Anyway, forget all that. The really big story this week has already broken, on Sunday evening, in that New YorkTimes blockbuster on Trump’s record of tax dodges. It seems the key to his financial success (if you can call it that) has been a careful mix of canny lawyers, creative accountants, and shameless impunity.

Of course, Trump dismisses these revelations (as he always does) as so much “fake news.” That blanket sneer covers a large category of news for him these days.

Two technical terms come to mind for this kind of tax-avoiding behavior: “Shell Game” and “House of Cards.” Let’s add one more – “National Security Risk.” That worry seems to echo loudly between the lines, considering President Trump’s revealed mountain of leveraged debt. 

Two years from now, when the Times says the big tab comes due on these obligations, who exactly will cover these debts? On that day, who will Trump’s new banker be? Excellent question.

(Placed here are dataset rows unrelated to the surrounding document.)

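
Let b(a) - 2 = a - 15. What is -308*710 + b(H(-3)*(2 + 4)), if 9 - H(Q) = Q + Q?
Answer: -218603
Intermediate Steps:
H(Q) = 9 - 2*Q (H(Q) = 9 - (Q + Q) = 9 - 2*Q)
b(a) = -13 + a (b(a) = 2 + (a - 15) = 2 + (-15 + a) = -13 + a)
-308*710 + b(H(-3)*(2 + 4)) = -308*710 + (-13 + (9 - 2*(-3))*(2 + 4)) = -218680 + (-13 + (9 + 6)*6) = -218680 + (-13 + 15*6) = -218680 + (-13 + 90) = -218680 + 77 = -218603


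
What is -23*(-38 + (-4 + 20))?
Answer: 506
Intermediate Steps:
-23*(-38 + (-4 + 20)) = -23*(-38 + 16) = -23*(-22) = 506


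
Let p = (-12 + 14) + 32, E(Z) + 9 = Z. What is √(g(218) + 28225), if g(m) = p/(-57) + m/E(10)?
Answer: 13*√546801/57 ≈ 168.65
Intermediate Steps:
E(Z) = -9 + Z
p = 34 (p = 2 + 32 = 34)
g(m) = -34/57 + m (g(m) = 34/(-57) + m/(-9 + 10) = 34*(-1/57) + m/1 = -34/57 + m*1 = -34/57 + m)
√(g(218) + 28225) = √((-34/57 + 218) + 28225) = √(12392/57 + 28225) = √(1621217/57) = 13*√546801/57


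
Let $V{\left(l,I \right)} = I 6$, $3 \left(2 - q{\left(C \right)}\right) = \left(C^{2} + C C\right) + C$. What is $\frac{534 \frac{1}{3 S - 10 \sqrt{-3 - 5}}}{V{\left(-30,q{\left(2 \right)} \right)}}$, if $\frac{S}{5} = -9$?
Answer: $\frac{7209}{15220} - \frac{267 i \sqrt{2}}{3805} \approx 0.47365 - 0.099236 i$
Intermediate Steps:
$S = -45$ ($S = 5 \left(-9\right) = -45$)
$q{\left(C \right)} = 2 - \frac{2 C^{2}}{3} - \frac{C}{3}$ ($q{\left(C \right)} = 2 - \frac{\left(C^{2} + C C\right) + C}{3} = 2 - \frac{\left(C^{2} + C^{2}\right) + C}{3} = 2 - \frac{2 C^{2} + C}{3} = 2 - \frac{C + 2 C^{2}}{3} = 2 - \left(\frac{C}{3} + \frac{2 C^{2}}{3}\right) = 2 - \frac{2 C^{2}}{3} - \frac{C}{3}$)
$V{\left(l,I \right)} = 6 I$
$\frac{534 \frac{1}{3 S - 10 \sqrt{-3 - 5}}}{V{\left(-30,q{\left(2 \right)} \right)}} = \frac{534 \frac{1}{3 \left(-45\right) - 10 \sqrt{-3 - 5}}}{6 \left(2 - \frac{2 \cdot 2^{2}}{3} - \frac{2}{3}\right)} = \frac{534 \frac{1}{-135 - 10 \sqrt{-8}}}{6 \left(2 - \frac{8}{3} - \frac{2}{3}\right)} = \frac{534 \frac{1}{-135 - 10 \cdot 2 i \sqrt{2}}}{6 \left(2 - \frac{8}{3} - \frac{2}{3}\right)} = \frac{534 \frac{1}{-135 - 20 i \sqrt{2}}}{6 \left(- \frac{4}{3}\right)} = \frac{534 \frac{1}{-135 - 20 i \sqrt{2}}}{-8} = \frac{534}{-135 - 20 i \sqrt{2}} \left(- \frac{1}{8}\right) = - \frac{267}{4 \left(-135 - 20 i \sqrt{2}\right)}$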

It’s the kind of potential vulnerability to manipulation that intelligence officials are trained to watch for with a suspect official in the bureaucracy. We just don’t tend to think of a U.S. President as being in that predicament himself.

Come to think of it, all Trump’s attacks against the credibility of objective news media (his calculated “enemies of the people” smears, and all that) may have been designed in the first place for this precise moment. Some hard tax data was bound to surface one day, and there would come a point – this point – when the chips would be down. His ultimate dodge would have to be, “Don’t trust them. Only trust me.”

Even so, this debate may be fun to watch, at least as pure entertainment.

Joe could bring along a stack of his own tax returns, then smile across the debate stage at Don, and calmly say:

“There’s mine, Mr. President. Where’s yours?”